Despite the harm caused by payday loans, they’re incredibly popular, according to Shafir. He will discuss the complex psychology of poverty and the tradeoffs people must make when resources are scarce at 5:30 p.m. Thursday, May 17, at the Virginia Tech Carilion Research Institute.

The talk, “The Scarcity Context and Mindset: Behavioral and Policy Implications,” will be webcast, and a reception will precede the presentation at 5 p.m. The presentation concludes the 2017-2018 season of the VTCRI Distinguished Public Lecture Series

Shafir is also the Class of 1987 Professor of Behavioral Science and Public Policy and a professor of psychology and public affairs in the Woodrow Wilson School of Public and International Affairs at Princeton University.

His recent research has focused on decision-making in contexts of poverty and on the application of behavioral research to policy. He specifically studies reasoning, judgment, decision-making, and issues related to behavioral economics, with an emphasis on descriptive studies of how people make judgments and decisions in situations of conflict and uncertainty.

Shafir is past president of the Society for Judgment and Decision Making, Senior Fellow of the Canadian Institute for Advanced Research, and member of the World Economic Forum’s Global Council on the Future of Behavioural Sciences.
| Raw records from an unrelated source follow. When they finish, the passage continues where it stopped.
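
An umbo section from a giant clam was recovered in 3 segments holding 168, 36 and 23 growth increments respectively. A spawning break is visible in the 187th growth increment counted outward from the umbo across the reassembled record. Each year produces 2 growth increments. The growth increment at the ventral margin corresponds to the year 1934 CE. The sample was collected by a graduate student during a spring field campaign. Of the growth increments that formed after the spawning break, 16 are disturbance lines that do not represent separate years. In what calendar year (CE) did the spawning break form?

1922 CE

Total growth increments = 168 + 36 + 23 = 227.
Between growth increment 187 and the ventral margin there are 227 − 187 = 40 growth increments.
Excluding 16 false growth increments: 40 − 16 = 24.
With 2 growth increments per year, 24 / 2 = 12 years.
1934 − 12 = 1922 CE.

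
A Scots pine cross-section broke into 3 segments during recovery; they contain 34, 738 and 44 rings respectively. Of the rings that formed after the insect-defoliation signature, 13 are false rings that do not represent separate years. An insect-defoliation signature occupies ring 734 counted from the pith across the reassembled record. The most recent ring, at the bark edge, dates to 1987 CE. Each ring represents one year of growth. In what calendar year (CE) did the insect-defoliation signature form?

Total rings = 34 + 738 + 44 = 816.
816 − 734 = 82 rings lie beyond the insect-defoliation signature toward the bark edge.
82 − 13 false = 69 true rings after the insect-defoliation signature.
Counting back 69 years from 1987 CE places the insect-defoliation signature in 1987 − 69 = 1918 CE.

1918 CE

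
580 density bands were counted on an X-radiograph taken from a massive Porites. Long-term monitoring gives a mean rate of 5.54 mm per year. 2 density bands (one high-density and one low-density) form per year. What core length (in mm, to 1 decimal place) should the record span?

1606.6 mm

With 2 density bands per year, 580 / 2 = 290 years.
Predicted length = 5.54 mm/year × 290 years = 1606.6 mm.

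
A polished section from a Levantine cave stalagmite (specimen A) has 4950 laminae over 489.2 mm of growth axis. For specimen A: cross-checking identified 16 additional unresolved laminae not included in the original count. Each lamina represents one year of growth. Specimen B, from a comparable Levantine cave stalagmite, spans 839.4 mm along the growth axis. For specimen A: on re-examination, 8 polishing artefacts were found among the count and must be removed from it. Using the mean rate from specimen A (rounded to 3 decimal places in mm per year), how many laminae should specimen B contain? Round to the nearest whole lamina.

8479 laminae

Specimen A: after corrections the count is 4950 − 8 + 16 = 4958 laminae.
A: Extension rate ≈ 489.2 / 4958 = 0.099 mm/yr.
Specimen B: 839.4 mm / 0.099 mm per year = 8478.79 years ≈ 8479 laminae.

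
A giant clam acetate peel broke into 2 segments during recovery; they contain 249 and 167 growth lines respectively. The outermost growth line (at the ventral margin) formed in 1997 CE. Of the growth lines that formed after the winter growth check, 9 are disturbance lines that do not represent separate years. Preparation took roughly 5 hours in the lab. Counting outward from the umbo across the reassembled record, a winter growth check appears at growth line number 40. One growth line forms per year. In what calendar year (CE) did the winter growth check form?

Total growth lines = 249 + 167 = 416.
Between growth line 40 and the ventral margin there are 416 − 40 = 376 growth lines.
376 − 9 false = 367 true growth lines after the winter growth check.
The growth line at the ventral margin is 1997 CE, so the winter growth check dates to 1997 − 367 = 1630 CE.

1630 CE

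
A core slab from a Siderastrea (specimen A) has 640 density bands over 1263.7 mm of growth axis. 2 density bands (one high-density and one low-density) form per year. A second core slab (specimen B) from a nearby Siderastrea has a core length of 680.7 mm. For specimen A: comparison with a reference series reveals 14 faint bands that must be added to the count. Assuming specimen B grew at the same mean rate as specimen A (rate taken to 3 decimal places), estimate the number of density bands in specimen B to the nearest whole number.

Specimen A: after corrections the count is 640 + 14 = 654 density bands.
Specimen A: dividing by 2 density bands per year: 654 / 2 = 327 years.
A: Mean rate = 1263.7 mm / 327 years ≈ 3.865 mm/yr.
Specimen B: 680.7 mm / 3.865 mm per year = 176.12 years; at 2 density bands per year that is 176.12 × 2 ≈ 352 density bands.

352 density bands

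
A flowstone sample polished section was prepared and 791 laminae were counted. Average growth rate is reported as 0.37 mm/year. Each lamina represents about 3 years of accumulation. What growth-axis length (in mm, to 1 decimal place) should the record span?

Multiplying by 3 years per lamina: 791 × 3 = 2373 years.
2373 years at 0.37 mm/year gives 0.37 × 2373 = 878.0 mm.

878.0 mm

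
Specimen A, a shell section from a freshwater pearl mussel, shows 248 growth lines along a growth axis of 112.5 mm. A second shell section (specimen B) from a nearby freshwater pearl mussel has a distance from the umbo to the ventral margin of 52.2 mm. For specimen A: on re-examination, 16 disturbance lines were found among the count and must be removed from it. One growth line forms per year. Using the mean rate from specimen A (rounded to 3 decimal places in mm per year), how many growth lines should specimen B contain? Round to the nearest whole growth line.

Specimen A: after corrections the count is 248 − 16 = 232 growth lines.
A: Extension rate ≈ 112.5 / 232 = 0.485 mm/yr.
Specimen B: 52.2 mm / 0.485 mm per year = 107.63 years ≈ 108 growth lines.

108 growth lines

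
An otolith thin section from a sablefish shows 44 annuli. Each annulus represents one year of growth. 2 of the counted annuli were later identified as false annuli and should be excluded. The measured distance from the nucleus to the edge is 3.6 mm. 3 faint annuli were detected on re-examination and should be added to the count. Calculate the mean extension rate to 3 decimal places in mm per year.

Correcting the raw count gives 44 − 2 + 3 = 45 true annuli.
3.6 mm over 45 years gives 3.6 / 45 ≈ 0.080 mm per year.

0.080 mm per year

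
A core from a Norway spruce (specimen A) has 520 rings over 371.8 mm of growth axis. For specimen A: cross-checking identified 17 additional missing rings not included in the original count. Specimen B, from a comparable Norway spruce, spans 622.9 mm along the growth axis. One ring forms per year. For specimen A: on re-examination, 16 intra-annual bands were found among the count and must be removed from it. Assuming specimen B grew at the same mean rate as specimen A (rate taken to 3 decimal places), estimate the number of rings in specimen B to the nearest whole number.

872 rings

Specimen A: true ring count = 520 − 16 + 17 = 521.
A: 371.8 mm over 521 years gives 371.8 / 521 ≈ 0.714 mm per year.
Specimen B: 622.9 mm / 0.714 mm per year = 872.41 years ≈ 872 rings.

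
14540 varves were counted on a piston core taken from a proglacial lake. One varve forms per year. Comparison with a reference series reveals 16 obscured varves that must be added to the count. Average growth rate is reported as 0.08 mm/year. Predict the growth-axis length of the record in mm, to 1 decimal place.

Correcting the raw count gives 14540 + 16 = 14556 true varves.
Length ≈ 0.08 × 14556 = 1164.5 mm.

1164.5 mm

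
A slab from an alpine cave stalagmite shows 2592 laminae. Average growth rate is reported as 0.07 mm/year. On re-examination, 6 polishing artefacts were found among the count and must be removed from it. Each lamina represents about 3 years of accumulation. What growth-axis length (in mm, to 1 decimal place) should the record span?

543.1 mm

Adjusted count: 2592 − 6 = 2586 laminae.
2586 laminae at 3 years each span 2586 × 3 = 7758 years.
Length ≈ 0.07 × 7758 = 543.1 mm.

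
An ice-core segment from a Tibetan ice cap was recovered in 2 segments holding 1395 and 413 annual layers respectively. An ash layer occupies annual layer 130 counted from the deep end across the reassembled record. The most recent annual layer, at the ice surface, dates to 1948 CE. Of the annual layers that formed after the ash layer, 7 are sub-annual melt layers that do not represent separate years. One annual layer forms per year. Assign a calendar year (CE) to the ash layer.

277 CE

Total annual layers = 1395 + 413 = 1808.
The ash layer sits at annual layer 130 from the deep end, so 1808 − 130 = 1678 annual layers formed after it.
Excluding 7 false annual layers: 1678 − 7 = 1671.
The annual layer at the ice surface is 1948 CE, so the ash layer dates to 1948 − 1671 = 277 CE.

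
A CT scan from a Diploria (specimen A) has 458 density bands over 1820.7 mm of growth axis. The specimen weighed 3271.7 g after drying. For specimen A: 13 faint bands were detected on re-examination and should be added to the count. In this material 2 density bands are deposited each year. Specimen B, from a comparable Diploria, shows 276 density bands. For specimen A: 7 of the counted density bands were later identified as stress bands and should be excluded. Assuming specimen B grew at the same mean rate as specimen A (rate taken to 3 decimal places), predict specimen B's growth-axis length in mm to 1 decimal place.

Specimen A: adjusted count: 458 − 7 + 13 = 464 density bands.
Specimen A: dividing by 2 density bands per year: 464 / 2 = 232 years.
A: Extension rate ≈ 1820.7 / 232 = 7.848 mm/year.
Specimen B: dividing by 2 density bands per year: 276 / 2 = 138 years. B's length ≈ 7.848 × 138 = 1083.0 mm.

1083.0 mm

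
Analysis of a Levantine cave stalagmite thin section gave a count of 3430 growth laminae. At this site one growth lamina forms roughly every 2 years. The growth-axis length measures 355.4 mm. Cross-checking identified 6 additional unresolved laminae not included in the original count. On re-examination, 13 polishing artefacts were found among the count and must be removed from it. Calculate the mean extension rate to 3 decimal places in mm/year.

Correcting the raw count gives 3430 − 13 + 6 = 3423 true growth laminae.
Multiplying by 2 years per growth lamina: 3423 × 2 = 6846 years.
355.4 mm over 6846 years gives 355.4 / 6846 ≈ 0.052 mm/year.

0.052 mm/year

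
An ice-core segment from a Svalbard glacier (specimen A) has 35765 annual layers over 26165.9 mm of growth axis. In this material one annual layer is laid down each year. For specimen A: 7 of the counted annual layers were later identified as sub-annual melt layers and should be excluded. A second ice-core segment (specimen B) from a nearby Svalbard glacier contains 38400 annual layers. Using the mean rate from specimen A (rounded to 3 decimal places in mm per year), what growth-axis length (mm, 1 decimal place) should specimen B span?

Specimen A: correcting the raw count gives 35765 − 7 = 35758 true annual layers.
A: Extension rate ≈ 26165.9 / 35758 = 0.732 mm per year.
Length of B = 0.732 × 38400 = 28108.8 mm.

28108.8 mm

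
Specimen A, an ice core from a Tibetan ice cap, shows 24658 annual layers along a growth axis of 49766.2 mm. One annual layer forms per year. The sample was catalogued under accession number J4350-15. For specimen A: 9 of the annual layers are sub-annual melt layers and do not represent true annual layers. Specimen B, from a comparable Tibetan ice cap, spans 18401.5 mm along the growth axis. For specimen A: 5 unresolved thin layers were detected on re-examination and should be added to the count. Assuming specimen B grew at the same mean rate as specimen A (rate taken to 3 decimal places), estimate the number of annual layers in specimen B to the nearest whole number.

Specimen A: correcting the raw count gives 24658 − 9 + 5 = 24654 true annual layers.
A: Extension rate ≈ 49766.2 / 24654 = 2.019 mm/yr.
For B, 18401.5 / 2.019 = 9114.17 years ≈ 9114 annual layers.

9114 annual layers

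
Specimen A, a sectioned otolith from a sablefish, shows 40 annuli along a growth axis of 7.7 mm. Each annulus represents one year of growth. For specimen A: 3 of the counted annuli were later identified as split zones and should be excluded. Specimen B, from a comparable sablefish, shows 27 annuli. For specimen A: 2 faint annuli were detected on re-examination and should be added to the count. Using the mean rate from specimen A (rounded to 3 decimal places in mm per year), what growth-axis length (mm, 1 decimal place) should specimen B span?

Specimen A: adjusted count: 40 − 3 + 2 = 39 annuli.
A: 7.7 mm over 39 years gives 7.7 / 39 ≈ 0.197 mm/year.
B's length ≈ 0.197 × 27 = 5.3 mm.

5.3 mm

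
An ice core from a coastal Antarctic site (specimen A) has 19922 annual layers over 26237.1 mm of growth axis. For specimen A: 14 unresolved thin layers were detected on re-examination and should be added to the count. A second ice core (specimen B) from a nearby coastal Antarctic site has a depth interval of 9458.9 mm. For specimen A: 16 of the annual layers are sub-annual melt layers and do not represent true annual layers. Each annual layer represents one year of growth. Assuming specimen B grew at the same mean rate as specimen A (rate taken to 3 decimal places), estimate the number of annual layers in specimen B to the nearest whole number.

Specimen A: true annual layer count = 19922 − 16 + 14 = 19920.
A: Extension rate ≈ 26237.1 / 19920 = 1.317 mm per year.
For B, 9458.9 / 1.317 = 7182.16 years ≈ 7182 annual layers.

7182 annual layers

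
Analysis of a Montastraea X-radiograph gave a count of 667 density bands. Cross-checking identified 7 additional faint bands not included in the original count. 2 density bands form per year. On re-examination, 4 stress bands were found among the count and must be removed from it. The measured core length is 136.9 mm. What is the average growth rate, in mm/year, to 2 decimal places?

0.41 mm/year

Adjusted count: 667 − 4 + 7 = 670 density bands.
670 density bands at 2 per year is 670 / 2 = 335 years.
Mean rate = 136.9 mm / 335 years ≈ 0.41 mm/year.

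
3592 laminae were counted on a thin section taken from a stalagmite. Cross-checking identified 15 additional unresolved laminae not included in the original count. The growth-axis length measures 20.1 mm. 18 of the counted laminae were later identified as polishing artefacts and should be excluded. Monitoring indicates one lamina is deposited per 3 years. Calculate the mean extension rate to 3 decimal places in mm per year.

Correcting the raw count gives 3592 − 18 + 15 = 3589 true laminae.
3589 laminae at 3 years each span 3589 × 3 = 10767 years.
Extension rate ≈ 20.1 / 10767 = 0.002 mm per year.

0.002 mm per year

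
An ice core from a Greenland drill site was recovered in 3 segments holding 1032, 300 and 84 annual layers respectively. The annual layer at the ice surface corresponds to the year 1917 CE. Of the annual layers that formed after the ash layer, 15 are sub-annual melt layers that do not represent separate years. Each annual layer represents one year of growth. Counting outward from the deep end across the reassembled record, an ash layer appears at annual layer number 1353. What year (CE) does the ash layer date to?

1869 CE

Total annual layers = 1032 + 300 + 84 = 1416.
1416 − 1353 = 63 annual layers lie beyond the ash layer toward the ice surface.
63 − 15 false = 48 true annual layers after the ash layer.
The annual layer at the ice surface is 1917 CE, so the ash layer dates to 1917 − 48 = 1869 CE.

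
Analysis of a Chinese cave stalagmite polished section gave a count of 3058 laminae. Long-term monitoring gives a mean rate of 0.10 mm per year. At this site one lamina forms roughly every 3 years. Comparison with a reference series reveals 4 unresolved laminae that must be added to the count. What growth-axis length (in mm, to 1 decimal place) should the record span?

918.6 mm

True lamina count = 3058 + 4 = 3062.
3062 laminae at 3 years each span 3062 × 3 = 9186 years.
Length ≈ 0.10 × 9186 = 918.6 mm.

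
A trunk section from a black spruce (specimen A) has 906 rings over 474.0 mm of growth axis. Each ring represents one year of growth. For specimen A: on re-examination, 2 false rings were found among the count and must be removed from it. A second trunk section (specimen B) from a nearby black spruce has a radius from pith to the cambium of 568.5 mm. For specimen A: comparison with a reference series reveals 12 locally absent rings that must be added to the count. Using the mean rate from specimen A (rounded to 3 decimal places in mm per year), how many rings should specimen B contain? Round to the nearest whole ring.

Specimen A: true ring count = 906 − 2 + 12 = 916.
A: 474.0 mm over 916 years gives 474.0 / 916 ≈ 0.517 mm/yr.
B spans 568.5 / 0.517 = 1099.61 years ≈ 1100 rings.

1100 rings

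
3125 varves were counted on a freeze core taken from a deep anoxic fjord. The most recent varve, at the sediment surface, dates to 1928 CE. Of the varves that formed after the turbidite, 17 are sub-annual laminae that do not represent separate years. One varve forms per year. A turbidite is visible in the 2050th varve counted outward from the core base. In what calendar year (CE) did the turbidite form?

870 CE

Between varve 2050 and the sediment surface there are 3125 − 2050 = 1075 varves.
1075 − 17 false = 1058 true varves after the turbidite.
1928 − 1058 = 870 CE.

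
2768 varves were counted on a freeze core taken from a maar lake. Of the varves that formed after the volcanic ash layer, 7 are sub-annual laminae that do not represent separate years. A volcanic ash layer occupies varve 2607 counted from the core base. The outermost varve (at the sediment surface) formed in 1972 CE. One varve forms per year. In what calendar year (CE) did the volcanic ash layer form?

1818 CE

The volcanic ash layer sits at varve 2607 from the core base, so 2768 − 2607 = 161 varves formed after it.
Excluding 7 false varves: 161 − 7 = 154.
Counting back 154 years from 1972 CE places the volcanic ash layer in 1972 − 154 = 1818 CE.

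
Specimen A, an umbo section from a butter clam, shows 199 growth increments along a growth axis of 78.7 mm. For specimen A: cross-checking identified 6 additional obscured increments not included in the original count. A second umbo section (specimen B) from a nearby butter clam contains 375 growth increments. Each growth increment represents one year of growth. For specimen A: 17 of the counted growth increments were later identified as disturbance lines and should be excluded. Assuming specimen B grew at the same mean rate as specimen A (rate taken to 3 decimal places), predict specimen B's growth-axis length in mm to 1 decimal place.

157.1 mm

Specimen A: adjusted count: 199 − 17 + 6 = 188 growth increments.
A: Extension rate ≈ 78.7 / 188 = 0.419 mm/year.
For B, 0.419 mm/year × 375 years = 157.1 mm.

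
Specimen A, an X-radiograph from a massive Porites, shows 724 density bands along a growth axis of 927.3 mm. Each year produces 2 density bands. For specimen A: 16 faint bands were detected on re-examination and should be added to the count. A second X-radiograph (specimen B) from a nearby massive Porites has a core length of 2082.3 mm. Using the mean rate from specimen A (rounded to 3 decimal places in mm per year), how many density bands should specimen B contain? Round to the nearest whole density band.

Specimen A: after corrections the count is 724 + 16 = 740 density bands.
Specimen A: 740 density bands at 2 per year is 740 / 2 = 370 years.
A: 927.3 mm over 370 years gives 927.3 / 370 ≈ 2.506 mm/year.
Specimen B: 2082.3 mm / 2.506 mm per year = 830.93 years; at 2 density bands per year that is 830.93 × 2 ≈ 1662 density bands.

1662 density bands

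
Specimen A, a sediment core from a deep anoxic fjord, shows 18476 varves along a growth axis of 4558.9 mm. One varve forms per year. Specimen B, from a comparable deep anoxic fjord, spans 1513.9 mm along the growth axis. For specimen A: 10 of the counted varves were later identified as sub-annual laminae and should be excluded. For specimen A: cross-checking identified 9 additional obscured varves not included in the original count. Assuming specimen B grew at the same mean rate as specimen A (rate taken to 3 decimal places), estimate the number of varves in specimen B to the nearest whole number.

Specimen A: correcting the raw count gives 18476 − 10 + 9 = 18475 true varves.
A: 4558.9 mm over 18475 years gives 4558.9 / 18475 ≈ 0.247 mm/year.
Specimen B: 1513.9 mm / 0.247 mm per year = 6129.15 years ≈ 6129 varves.

6129 varves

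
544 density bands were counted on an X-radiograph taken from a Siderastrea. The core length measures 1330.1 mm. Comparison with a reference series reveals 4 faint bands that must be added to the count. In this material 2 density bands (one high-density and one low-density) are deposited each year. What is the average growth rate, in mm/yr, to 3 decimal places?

True density band count = 544 + 4 = 548.
With 2 density bands per year, 548 / 2 = 274 years.
Extension rate ≈ 1330.1 / 274 = 4.854 mm/yr.

4.854 mm/yr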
He was a member of President Barack Obama’s Advisory Council on Financial Capability.

Shafir has received several awards, most recently a Guggenheim Fellowship and the William James Book Award. He was named one of Foreign Policy Magazine’s 100 Leading Global Thinkers of 2013, and he was elected a fellow of the American Academy of Arts and Sciences. He edited a book called “The Behavioral Foundations of Public Policy” (2012) and co-authored, with economist Sendhil Mullainathan, “Scarcity: Why Having Too Little Means So Much” (2013).

He received his undergraduate degree in cognitive science from Brown University and his doctorate, also in cognitive science, from the Massachusetts Institute of Technology.